|Apr 21, 2001, 01:51 AM|
Joined Dec 2000
First aileron plane, any advice on setup?
I just finished scratch building my first aileron plane. To date I have quite a bit of stick time on several rudder elevator planes.
Does anyone have advice on setup of the ailertons? How much throw and such? my radio has an adjustable throw setup on it, so adjustment is not a problem.
I'm trying to move up to more acrobatics, including rolls. When you perform a roll do you have to stop the plane at the exact right side up spot, or will the plane self level if you don't quite bring it all the way around. The plane is a high winged model based very loosly on the looks of the Hawk and the shoofly. It is powered by a 4:1 geared 280 and features a carbon fiber re enforced foam wing. Total weight is around 11 ozs. I'll start with the regular speed 280 and move to a 280bb after I get used to it.

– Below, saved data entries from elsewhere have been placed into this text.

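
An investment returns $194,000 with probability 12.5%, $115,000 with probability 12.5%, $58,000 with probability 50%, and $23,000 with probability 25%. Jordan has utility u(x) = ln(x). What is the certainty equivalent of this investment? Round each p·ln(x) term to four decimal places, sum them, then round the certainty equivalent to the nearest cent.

$58,308.32

E[u] = 0.125·ln(194000) + 0.125·ln(115000) + 0.5·ln(58000) + 0.25·ln(23000) = 1.5220 + 1.4566 + 5.4841 + 2.5108 = 10.9735
CE = e^10.9735 ≈ 58308.32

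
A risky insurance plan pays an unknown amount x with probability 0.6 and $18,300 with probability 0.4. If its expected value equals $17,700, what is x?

0.6·x + 0.4·18300 = 17700
0.6·x = 17700 − 7320 = 10380
x = 10380 / 0.6 = 17300

x = $17,300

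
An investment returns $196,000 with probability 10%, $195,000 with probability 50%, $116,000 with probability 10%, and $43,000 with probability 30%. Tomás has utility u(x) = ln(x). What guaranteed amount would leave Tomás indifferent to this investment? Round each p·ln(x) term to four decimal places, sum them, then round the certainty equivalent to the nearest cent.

$117,688.90

E[u] = 0.1·ln(196000) + 0.5·ln(195000) + 0.1·ln(116000) + 0.3·ln(43000) = 1.2186 + 6.0904 + 1.1661 + 3.2007 = 11.6758
CE = e^11.6758 ≈ 117688.90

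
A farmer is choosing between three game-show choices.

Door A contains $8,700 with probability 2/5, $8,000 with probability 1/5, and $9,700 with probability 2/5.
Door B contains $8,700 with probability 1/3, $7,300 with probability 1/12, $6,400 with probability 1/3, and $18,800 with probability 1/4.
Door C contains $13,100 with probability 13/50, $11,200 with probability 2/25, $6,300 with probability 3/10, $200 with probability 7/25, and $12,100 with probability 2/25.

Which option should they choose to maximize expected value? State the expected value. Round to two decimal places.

Door B ($10,341.67)

Door A = 2/5 × 8700 + 1/5 × 8000 + 2/5 × 9700 = 3480 + 1600 + 3880 = 8960
Door B = 1/3 × 8700 + 1/12 × 7300 + 1/3 × 6400 + 1/4 × 18800 = 2900 + 608.3333 + 2133.3333 + 4700 = 10341.6667
Door C = 13/50 × 13100 + 2/25 × 11200 + 3/10 × 6300 + 7/25 × 200 + 2/25 × 12100 = 3406 + 896 + 1890 + 56 + 968 = 7216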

Thanks for your help and suggestions--Rob
|Apr 21, 2001, 04:32 AM|
Aileron throw will depend on a couple things. First of all the size of your ailerons. If they are wide you will need less throw to roll, if they are skinny you'll need a bit more. A more detailed description of your wing and aileron sizes would narrow it down a bit more. Second, the speed at which your airplane flies will also have a determining factor on aileron throw. What I like to do is make an educated guess as to how much I think I might need, and set up a high and low rate to be used with dual rates. The first flight I go with the higher rates and if it is too touchy, I'll have a co-pilot switch them to lower rates so I can keep my thumb on the stick. Also, differential in the ailerons (more up than down throw) will keep adverse yaw problems to a minimum. On slower planes I believe this becomes more crucial. You can play with the differential amounts after a few test flights but a good start would be around 100% up to 75% down.
--"When you perform a roll do you have to stop the plane at the exact right side up spot, or will the plane self level if you don't quite bring it all the way around."--
-No (not really).
You will want to end the roll at a relatively level position. If you are off a little it won't hurt you too bad. I would say that having extra altitude between your plane and Mother Earth is most important till you get comfortable. If you get mixed up while upside down (which does happen a lot), you can pull out of it without too many problems. When learning to roll I tell students to do a shallow dive to build up some speed, pull up into a shallow climb (10-15 degrees) and crank the ailerons to one side. Keep 'em cranked until your wings are level again, then release the control. Aileron planes with less dihedral will usually stop as soon as you let off the controls. A little bump of down elevator when inverted helps maintain altitude but if you roll fast the shallow climb will keep you from losing too much altitude. Good luck
|Apr 21, 2001, 09:50 AM|
Joined Oct 2000
What Troy said
As a first cut on aileron throw, make it about the same as your elevator on high rate and about half that on low rate. It really does depend on the aileron shape/size though.
As for differential, I'd start with little or none and add it in only if necessary. Keep in mind that differential reduces adverse yaw only when you're upright and actually makes it worse when you're inverted (as in, halfway through a loop or roll).
If you have a few degrees of dihedral the plane will tend to level itself when you center the ailerons at the end of the maneuver. The idea is to release the aileron just as you come level again, much as you release the elevator at the end of a loop when the plane comes level.
Good luck and HTH!
|Apr 23, 2001, 05:27 AM|
Funny story, my first aileron plane was a pylon racer. It was a 2 ch. IC model, so no throttle. There was a printing error on the plan, and I launched it for its maiden flight with a CG that was nearly 2" behind where it should have been! I fought that plane for an entire tankful of fuel, totally unstable. Managed to get it back on the ground undamaged, but I remember thinking "wow, these aileron models are difficult to fly" With the CG in the right place it flew like it was on rails.
|Apr 30, 2001, 10:37 PM|
My T-52 with 1" ailerons and a flat wing has +/- 5/16" deflection. This amount of deflection gives good rolls and turns with the T-52.